Monday, 10 August 2009

Red Update

Here are the final spreads for my red journal 'When In Doubt Wear Red'. It was nice to do some illustration for a change and something that was a bit free-er than some commercial/competition briefs. I think I prefer doing something with more restrictive guidelines however, so the next thing I do will probably be more corporate. Anyhow, here are the spreads:
whenindoubt2
whenindoubt3
whenindoubt4
whenindoubt5
whenindoubt6
whenindoubt7

Tuesday, 4 August 2009

When In Doubt Wear Red

I've decided to call my red journal 'When In Doubt Wear Red', which is a quote by fashion designer Bill Blass. I'm still working on it but here are the front cover + spine and my 'In The Company Of Wolves' spread. I think the white looks a bit stark, gonna try a colour or texture to represent a nicer stock.

Picture 1
Picture 2

Monday, 3 August 2009

In The Company Of Wolves

So I just spent a couple of hours drawing out my interpretation of Little Red Riding Hood. I'm going to experiment with this in a dps later accopanied either by a line from or the entire Angela Carter story 'In The Company Of Wolves'.

littlered

For once I don't think this is actually that bad! Is it possible I'm getting better at illustration?! :O

Red, Green, Blue

So the first brief that I'm starting work on is called Red, Green, Blue from ISTD 2005.

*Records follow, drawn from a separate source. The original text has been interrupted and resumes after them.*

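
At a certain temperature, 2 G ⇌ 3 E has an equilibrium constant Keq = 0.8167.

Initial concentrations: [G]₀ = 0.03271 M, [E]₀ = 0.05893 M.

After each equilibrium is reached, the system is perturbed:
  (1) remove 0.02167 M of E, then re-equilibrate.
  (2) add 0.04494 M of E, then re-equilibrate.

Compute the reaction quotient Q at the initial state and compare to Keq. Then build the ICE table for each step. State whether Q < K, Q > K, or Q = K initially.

Q₀ = 0.1913; Q < K (proceeds forward)

Q₀ = 0.1913 vs Keq = 0.8167 ⇒ Q<K, forward
Step 1:
                   G          E
  Initial    0.03271    0.05893
  Change    -0.01028    0.01542
  Equil      0.02243    0.07435
  solve Keq expr → x = 0.005139; check Q = 0.8167
Then remove 0.02167 M of E.
Step 2:
                   G          E
  Initial    0.02243    0.05268
  Change    -0.00568    0.00852
  Equil      0.01675     0.0612
  solve Keq expr → x = 0.00284; check Q = 0.8167
Then add 0.04494 M of E.
Step 3:
                   G          E
  Initial    0.01675     0.1061
  Change     0.01212   -0.01817
  Equil      0.02887    0.08796
  solve Keq expr → x = -0.006058; check Q = 0.8167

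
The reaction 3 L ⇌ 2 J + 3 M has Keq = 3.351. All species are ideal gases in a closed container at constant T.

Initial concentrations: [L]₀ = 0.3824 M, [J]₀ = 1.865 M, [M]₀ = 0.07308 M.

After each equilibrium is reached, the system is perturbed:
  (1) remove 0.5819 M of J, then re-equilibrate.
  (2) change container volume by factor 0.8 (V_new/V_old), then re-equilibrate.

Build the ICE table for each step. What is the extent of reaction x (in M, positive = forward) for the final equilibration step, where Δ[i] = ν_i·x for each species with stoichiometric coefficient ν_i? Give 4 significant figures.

Q₀ = 0.02428 vs Keq = 3.351 ⇒ Q<K, forward
Step 1:
                  L         J         M
  init       0.3824     1.865   0.07308
  Δ         -0.1493   0.09953    0.1493
  eq         0.2331     1.965    0.2224
  solve Keq expr → x = 0.04977; check Q = 3.351
Then remove 0.5819 M of J.
Step 2:
                  L         J         M
  init       0.2331     1.383    0.2224
  Δ        -0.02568   0.01712   0.02568
  eq         0.2074       1.4    0.2481
  solve Keq expr → x = 0.008559; check Q = 3.351
Then change container volume by factor 0.8 (V_new/V_old).
Step 3:
                  L         J         M
  init       0.2593      1.75    0.3101
  Δ         0.02037  -0.01358  -0.02037
  eq         0.2796     1.736    0.2897
  solve Keq expr → x = -0.006789; check Q = 3.351

x = -0.006789 M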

Colours are very emotive and offer a wealth of opportunities for research. Red can conjure up images of Father Christmas, postboxes and Manchester United; green of envy, The Incredible Hulk and grass; and blue conjures up images of sky, denim and ink—or do they? Where you live, your interests, beliefs, politics and your cultural background will offer a wide variation of associations with each colour or their
combinations.

Using red, green, blue as a starting point for in-depth research and brainstorming, develop a theme and format for a journal. While using the term ‘journal’ we would urge you to consider it in the broadest terms. The journal will be published as a limited edition in three parts. Each part will combine a series of texts and images based upon one of the colours. Each edition will be printed in two colours – black and red, black and green or black and blue. While this may initially seem to limit your design opportunities, a generous production budget allows you to exercise the imaginative use of materials, print production and finishing methods that should help make the journal a highly sought after, collectors’ item.

Underpinning the aesthetic and tactile opportunities of the journal is the typographic interpretation of the colour. This will require incorporation of at least 1,000 words of text matter and associated imagery. The text matter should visualise your expression of a hierarchy of information and typographic functions. This will additionally be detailed in the typographic specifications.

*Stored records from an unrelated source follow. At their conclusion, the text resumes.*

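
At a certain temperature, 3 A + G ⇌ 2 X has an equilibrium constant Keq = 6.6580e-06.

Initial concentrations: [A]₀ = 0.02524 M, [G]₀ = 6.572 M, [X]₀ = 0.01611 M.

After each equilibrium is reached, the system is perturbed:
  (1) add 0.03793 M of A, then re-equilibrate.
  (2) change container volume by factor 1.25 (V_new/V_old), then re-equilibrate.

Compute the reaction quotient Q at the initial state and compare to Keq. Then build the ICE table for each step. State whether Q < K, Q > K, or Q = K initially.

Q₀ = 2.456 vs Keq = 6.6580e-06 ⇒ Q>K, reverse
Step 1:
                  A         G         X
  I         0.02524     6.572   0.01611
  C         0.02406  0.008019  -0.01604
  E          0.0493      6.58 7.2445e-05
  solve Keq expr → x = -0.008019; check Q = 6.6580e-06
Then add 0.03793 M of A.
Step 2:
                  A         G         X
  I         0.08723      6.58 7.2445e-05
  C       -1.4646e-04 -4.8819e-05 9.7638e-05
  E         0.08708      6.58 1.7008e-04
  solve Keq expr → x = 4.8819e-05; check Q = 6.6580e-06
Then change container volume by factor 1.25 (V_new/V_old).
Step 3:
                  A         G         X
  I         0.06966     5.264 1.3607e-04
  C       4.0677e-05 1.3559e-05 -2.7118e-05
  E          0.0697     5.264 1.0895e-04
  solve Keq expr → x = -1.3559e-05; check Q = 6.6580e-06

Q₀ = 2.456; Q > K (proceeds reverse)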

I have decided to work on the red and black issue using a magazine format. The content will be based on colour and not any other theme. I plan to use a mixture of typography, photography and illustration to complete this brief as the colour red can be interpreted in any of these formats. I think the work will still be word driven considering this is an ISTD brief but it will be very visual - using poems, lyrics and sayings - as opposed to lengthy blocks of copy. The target audience is other designers so it needs to have lots of visual impact. I think this project relates well to the print project that we did at the beginning of year two. Mono, duo and halftones of red and black as well as layout are what will bring the pieces together as one body of work. The brief says to do a front & back cover and a minimum of four double page spreads. Lets see how I go!

I've already brainstormed and collected some research so I think its just a matter of getting on with individual pieces and then bringing them together in a magazine format. Currently thinking of doing some illustrations of famous red heads hehe.